I love Lynn’s past work at LakeO and WSDoT, but reading her quote that BP highlights…I have to wonder if she has now been fully ‘captured’ by the vehicular status quo at METRO. The focus on Mobility – to work sites – above all else as a solution to the work <> housing <> school locations imbalance. [I thought that is why “we” set up MPOs and other planning coordination agencies in the 1960s-1990s…but it seems only the road network is fully coordinated among jurisdictions. For the long term we need to get back to the future of the EcoCity Standards set out by Richard Register in the 1980s (EcoCity Berkeley) where the metric is planning AND designing for ‘Proximity over Mobility’ and not Mobility at the cost to proximity.

Is it truly an “equity solution” if our working class families need to devote 1 adult FTE in the household to pay off the monthly car budget (1 car = $894 / 2 cars = $1788 / 3 cars = $2682 per AAA OR 2022) [all paid for after taxes] to reach their jobs from cheaper housing…and these car costs rival house rental costs.

https://ecocitystandards.org/urban-design/access-by-proximity/

“When 67% of the people in Clackamas County get up in the morning and have to go to three other counties to work — commutes that are not not easily done by bike or pedestrian or bus or transit or even by auto at this point — then we have some real equity needs within our region.” – Lynn Peterson

Fred
Fred
2 months ago
Reply to  Todd/Boulanger

I have structured my entire life around living as close to my workplace as possible so I can always bike there (and even walk, in some cases).

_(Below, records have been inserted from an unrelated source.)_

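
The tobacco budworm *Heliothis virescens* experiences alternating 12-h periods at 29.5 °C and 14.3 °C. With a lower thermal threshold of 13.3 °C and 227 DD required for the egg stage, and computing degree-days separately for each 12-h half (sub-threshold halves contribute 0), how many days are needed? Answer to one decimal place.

26.4 days

Day half: max(0, 29.5 − 13.3) × 0.5 = 16.2 × 0.5 = 8.10 DD.
Night half: max(0, 14.3 − 13.3) × 0.5 = 1.0 × 0.5 = 0.50 DD.
Per 24 h: 8.60 DD/day.
Duration = 227 / 8.60 = 26.395 ≈ 26.4 days.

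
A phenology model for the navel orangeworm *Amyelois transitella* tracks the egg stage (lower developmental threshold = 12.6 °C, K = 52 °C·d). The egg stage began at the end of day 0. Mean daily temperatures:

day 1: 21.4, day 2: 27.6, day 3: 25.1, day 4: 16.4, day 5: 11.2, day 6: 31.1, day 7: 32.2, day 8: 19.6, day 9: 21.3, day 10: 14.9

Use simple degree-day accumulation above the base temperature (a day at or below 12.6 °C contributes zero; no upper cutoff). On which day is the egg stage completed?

Daily DD above 12.6 °C: 8.8, 15.0, 12.5, 3.8, 0.0, 18.5, 19.6, 7.0, 8.7, 2.3.
Cumulative: 8.8, 23.8, 36.3, 40.1, 40.1, 58.6, 78.2, 85.2, 93.9, 96.2.
The total first reaches 52 DD on day 6.

day 6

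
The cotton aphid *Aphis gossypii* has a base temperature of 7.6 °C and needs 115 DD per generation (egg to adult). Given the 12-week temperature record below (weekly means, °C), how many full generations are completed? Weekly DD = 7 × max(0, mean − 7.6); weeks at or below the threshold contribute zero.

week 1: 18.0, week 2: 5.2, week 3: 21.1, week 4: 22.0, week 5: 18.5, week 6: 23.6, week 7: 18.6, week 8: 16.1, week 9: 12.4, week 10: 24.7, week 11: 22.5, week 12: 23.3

8 generations

Weekly DD (7 × max(0, T̄ − 7.6)): 72.8, 0.0, 94.5, 100.8, 76.3, 112.0, 77.0, 59.5, 33.6, 119.7, 104.3, 109.9.
Season total = 960.4 DD.
Complete generations = ⌊960.4 / 115⌋ = 8.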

It ain’t easy, but you have to give up certain things to have that privilege.

The problem with us as Americans is we don’t think we should ever have to give up anything. We should be able to live in a big house with lots of land and then drive wherever we want or need to go in a short time via fast FREEways that the gov’t will always provide for us. That’s pretty much the essence of the deal every state DOT has made with citizens, and no politician has the chutzpah to be honest with voters (cf. Lynn Peterson) and tell them it just isn’t possible.

Amit Zinman
2 months ago

When you lump walking and biking together, that tells you all you need to know about how outdated this plan is.

qqq
qqq
2 months ago

“When 67% of the people in Clackamas County get up in the morning and have to go to three other counties to work…

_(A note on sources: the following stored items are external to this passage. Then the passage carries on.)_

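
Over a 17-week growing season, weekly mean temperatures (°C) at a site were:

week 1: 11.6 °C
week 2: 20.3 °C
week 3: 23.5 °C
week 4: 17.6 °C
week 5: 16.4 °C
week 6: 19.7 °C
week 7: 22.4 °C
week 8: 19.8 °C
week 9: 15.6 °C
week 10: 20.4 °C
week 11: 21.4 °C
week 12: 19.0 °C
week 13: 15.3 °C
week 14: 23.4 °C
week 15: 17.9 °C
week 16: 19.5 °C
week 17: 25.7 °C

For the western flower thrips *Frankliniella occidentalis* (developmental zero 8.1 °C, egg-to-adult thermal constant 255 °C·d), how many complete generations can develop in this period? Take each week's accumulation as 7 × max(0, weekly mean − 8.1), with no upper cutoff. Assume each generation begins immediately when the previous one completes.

5 generations

Weekly DD (7 × max(0, T̄ − 8.1)): 24.5, 85.4, 107.8, 66.5, 58.1, 81.2, 100.1, 81.9, 52.5, 86.1, 93.1, 76.3, 50.4, 107.1, 68.6, 79.8, 123.2.
Season total = 1342.6 DD.
Complete generations = ⌊1342.6 / 255⌋ = 5.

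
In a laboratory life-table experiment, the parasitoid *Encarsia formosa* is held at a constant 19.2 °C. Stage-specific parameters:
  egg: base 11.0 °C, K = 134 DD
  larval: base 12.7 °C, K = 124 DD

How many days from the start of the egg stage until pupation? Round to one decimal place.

egg: 134 / (19.2 − 11.0) = 134 / 8.2 = 16.341 d.
larval: 124 / (19.2 − 12.7) = 124 / 6.5 = 19.077 d.
Sum = 35.418 ≈ 35.4 days.

35.4 days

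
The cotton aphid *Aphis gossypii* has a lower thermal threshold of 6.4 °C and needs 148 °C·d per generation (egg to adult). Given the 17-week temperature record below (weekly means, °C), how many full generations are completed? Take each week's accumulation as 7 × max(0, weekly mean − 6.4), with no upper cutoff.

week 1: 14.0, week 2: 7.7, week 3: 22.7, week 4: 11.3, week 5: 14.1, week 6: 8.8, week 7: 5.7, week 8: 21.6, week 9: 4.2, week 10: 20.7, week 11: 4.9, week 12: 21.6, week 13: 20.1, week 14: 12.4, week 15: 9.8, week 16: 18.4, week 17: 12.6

Weekly DD (7 × max(0, T̄ − 6.4)): 53.2, 9.1, 114.1, 34.3, 53.9, 16.8, 0.0, 106.4, 0.0, 100.1, 0.0, 106.4, 95.9, 42.0, 23.8, 84.0, 43.4.
Season total = 883.4 DD.
Complete generations = ⌊883.4 / 148⌋ = 5.

5 generations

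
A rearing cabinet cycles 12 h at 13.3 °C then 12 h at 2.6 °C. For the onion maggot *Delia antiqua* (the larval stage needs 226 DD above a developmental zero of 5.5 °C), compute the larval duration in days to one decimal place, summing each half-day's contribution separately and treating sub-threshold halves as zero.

Day half: max(0, 13.3 − 5.5) × 0.5 = 7.8 × 0.5 = 3.90 DD.
Night half: max(0, 2.6 − 5.5) × 0.5 = 0.0 × 0.5 = 0.00 DD.
Per 24 h: 3.90 DD/day.
Duration = 226 / 3.90 = 57.949 ≈ 57.9 days.

57.9 days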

In addition to what others noted–that her saying “67% of the people” instead of “67% of commuters” vastly exaggerates how many people are driving to other counties to work–I wonder if Metro’s planning is considering the impact of work-from-home.

Demand for office space is dead in Portland and many other places. The “everyone’s going back to the office after COVID” never happened. Is Metro planning accounting for work-from-home likely being a permanent condition, or ignoring it?

There must be lots of Clackamas County residents who’d love to skip spending an hour or more commuting daily, who also have jobs that can be done from home at least a few days per week. 100% of them already decided they’d rather live outside Portland (or Vancouver, Salem, etc.) so it makes sense many would prefer not driving into those cities to work, either.

Bryan
Bryan
2 months ago
Reply to  qqq

Traffic is now worse than it was pre-Covid, and it spread out more throughout the day.

SD
SD
2 months ago

Wow, it’s 2023, the destruction and of US cities by propping of wealthy suburban communities is more clearly understood and documented than ever, the importance of the devastating environmental harm of wasteful transportation practices is so obvious that it is even being discussed at the national level by the SoT, sustainable transportation practices are entirely accessible to planners and “progressive” Metro is equity-washing suburban colonialism with misleading statistics. The slow metamorphosis of Lynn Peterson from transpo-progressive to asphalt hawker is horrible to see.

JaredO
JaredO
2 months ago

Mary Nolan for the win.

Cannot believe the set of councilors who came into office as progressives and are signing off on spending 25% of all the non-maintenance dollars for a generation on a single gigantic highway expansion to benefit rich Vancouver commuters. (The “IBR” failure, which will probably go over those costs by 50%, meaning more than a third of all our available resources to one worthless project.)